The racial equality movement has yielded similar “unintended consequences” for black families, which are even more broken, although non-blacks are working hard to catch up! Government entitlements for the presumed victims of slavery and prejudice have arguably wrecked even greater havoc on American blacks, driving fathers from the home, encouraging out-of-wedlock births to sky-rocket, and creating dependence on welfare. Subsequent generations of black children blame racism for their plight, encouraged to believe this myth by politicians who need their loyalty to win elections. These politicians are the greater racists, whether they believe that blacks are incapable of self-sufficiency or just prefer to keep them dependent for the political benefit. The inner cities have become cesspools of poverty and cultural blight caused more by government and political strategery than by racism. The proof lies in the success of recent African immigrants who work hard, get their education, and prosper, despite whatever lingering remnants of racism may touch them.

If all of that isn't enough, abortion is a huge factor within the black community, too. Some have suggested that the so-called "pro-choice" movement is a kind of quiet racial genocide. Certainly, the eugenics movement leaned in that direction, including Margaret Sanger, founder of Planned Parenthood. The more overt aspects of this attitude is the encouragement given to parents of unborn children with disabilities to abort them.

Positive change is desperately needed, but little is evident in the current political rhetoric. The need is opportunity unhindered by government fixes. The more the government is removed from the social fabric the better. Sufficient remedies already exist in law to protect the rights of women and minorities. More “programs” to assist them actually only assist career politicians in gaining power by keeping those they would “help” dependent on them and their largess.

Many leaders in and out of government love to mock religion and traditional values. Of late, a favorite claim is that some Christians desire a theocracy, government dominated by religious values. They like to compare radical Islam and Christianity, as if they were similar, but they are not. Christians, with very few exceptions, prefer to persuade to convert. We want the freedom to do so and then to practice our beliefs freely. A few failed experiments long ago proved that even a genuine Christian government is as likely to oppress as any other. Most result in a corruption of true faith as oppressors use religion to advance their own agendas, much as some radical Muslim leaders are doing today. Until God himself takes charge, most of us prefer the American way—republican democracy.

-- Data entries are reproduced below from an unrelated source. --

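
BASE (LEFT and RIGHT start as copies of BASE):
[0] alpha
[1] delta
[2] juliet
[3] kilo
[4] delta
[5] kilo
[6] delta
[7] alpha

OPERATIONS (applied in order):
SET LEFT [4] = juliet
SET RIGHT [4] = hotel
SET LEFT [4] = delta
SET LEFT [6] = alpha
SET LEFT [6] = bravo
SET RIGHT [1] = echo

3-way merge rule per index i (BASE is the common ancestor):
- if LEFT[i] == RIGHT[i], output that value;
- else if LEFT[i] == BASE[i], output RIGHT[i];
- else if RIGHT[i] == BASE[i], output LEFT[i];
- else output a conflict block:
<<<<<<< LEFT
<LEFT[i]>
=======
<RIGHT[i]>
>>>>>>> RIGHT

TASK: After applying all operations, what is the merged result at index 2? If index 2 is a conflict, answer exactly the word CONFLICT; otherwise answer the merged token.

Final LEFT:  [alpha, delta, juliet, kilo, delta, kilo, bravo, alpha]
Final RIGHT: [alpha, echo, juliet, kilo, hotel, kilo, delta, alpha]
i=0: L=alpha R=alpha -> agree -> alpha
i=1: L=delta=BASE, R=echo -> take RIGHT -> echo
i=2: L=juliet R=juliet -> agree -> juliet
i=3: L=kilo R=kilo -> agree -> kilo
i=4: L=delta=BASE, R=hotel -> take RIGHT -> hotel
i=5: L=kilo R=kilo -> agree -> kilo
i=6: L=bravo, R=delta=BASE -> take LEFT -> bravo
i=7: L=alpha R=alpha -> agree -> alpha
Index 2 -> juliet

Answer: juliet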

We need genuine leadership, men and women who actively seek to restore limited constitutional government. We seek leaders who believe that American liberty and opportunity can solve a problem better than any government program, who lead us away from more centralized power, and who recognize the dangers that too much government create. For women and minorities, the best hope is “life, liberty, and the pursuit of happiness,” equally available to every citizen. The notion, implied by the harsh criticisms of the current President, is that he or she ought somehow to be able to keep us safe, make us prosperous, prevent natural disaster, and assure our individual happiness. Any candidate who implies he or she will do all that is an idiot, a megalomaniac, or liar. Any voter who believes a President should or could do all that is stupid, crazy, ignorant, or a fool. People who deny the hope and power of God, who yet put their faith in a fallible or even evil human, are not unexpected, but they are making a dangerous choice.

Many well-meaning citizens are naively putting their “faith” in empty rhetoric. It is sad when people do that and destroy their own lives; it is frightening when they collectively choose such a course and potentially threaten the very security and existence of an entire nation. Socialism in a small nation only robs its own people of freedom; socialism in a world power, whether it was the Soviet Union or will be the United States, threatens the freedom of the entire world as well. In such a circumstance, change will destroy hope, and leaders will become tyrants.

I hope for a different kind of progress, not toward bigger government or a one-world authority. I would like to see a change away from the course our culture has been slowly following that has produced foul-mouthed girls, life-taking mothers, and devastated black families, among many other sad and tragic results. I hope for leaders who want more freedom for us and not more power for themselves, true civic-minded, civil servants that have become a rare breed. Spare me the empty rhetoric! Show me you know how to take us to a truly brighter future where freedom and faith not only create prosperity but a better citizenry. That kind of hopeful progress I will support whole-heartedly.